Want to read more? My favorite references are John Beeby’s Test Your Soil with Plants (Willits, CA: Ecology Action, 2013); and Jay McCaman’s Weeds and Why They Grow (Sand Lake, MI: Jay McCaman, 1994.

The Garden in Winter

“So what should we do with the garden this winter?  It seems like it wasn’t growing things as well as it has in the past.”

That’s the question I was asked this last week. 

My first response was:  if they are not growing any winter vegetables, to bury the garden in leaves – several inches thick, watered down.  Even some cardboard, well moistened.  This will help put organic matter back into the soil.  Another way to help the soil is to grow a cover crop during the winter – maybe hairy vetch – which fixes more nitrogen in the soil. 

Leaves are so plentiful this time of year.  If they do not come from your own lot, you can easily find bags carefully left on the curb – ripe for the removal by scavenging composters and gardeners like me! The last place they should be going is the landfill.  Many community gardens are lacking the carbon/brown needed for a good compost pile – leaves on the curb are an excellent source.

Compost is another treatment you could use for wintering over, layered a few inches deep on top of the soil, and then maybe spreading some azomite to add trace minerals to the garden bed. 

Azomite is said to contain as many as 70 trace minerals that are needed to grow healthy plants.  We have systematically removed these trace minerals from our soils, by growing plants with simple, commercial fertilizers.  The plants take up the trace minerals and, when the plants are removed, so are the minerals.  However if we mineralize the soil, the plants take it up, we eat the plants and our health is improved. Then, when we compost the waste and then put it on the garden, those minerals are returned to the soil.

A good garden soil will be rich and soft. So soft, you can easily grab a handful from deep down.  If it’s dry and dusty, then it is lacking in organic material.

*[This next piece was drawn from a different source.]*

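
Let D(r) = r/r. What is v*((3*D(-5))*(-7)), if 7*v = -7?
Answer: 21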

If you are growing winter vegetables, make sure they are mulched deeply. This will not only help the plants weather cold spells, but that mulch will work its way into the soil and help improve soil fertility as well as water-holding capacity.

The bed pictured on the left was well mulched with straw before the cold weather hit.  It is still growing mustard and chard, and the mulch protects the feet of the plants from freezes, as well as holding in moisture – and that protects the plants from cold, drying winter winds. By spring, the straw will have started decomposing and becomes compost to feed new plantings.

And the soil….this is where it all starts!  If the soil is not healthy (read:  full of micro-organisms) then it will not produce healthy plants.  I’ll talk more about soil in another post – as well as give you a way to inexpensively do a soil census of your soil’s living organisms.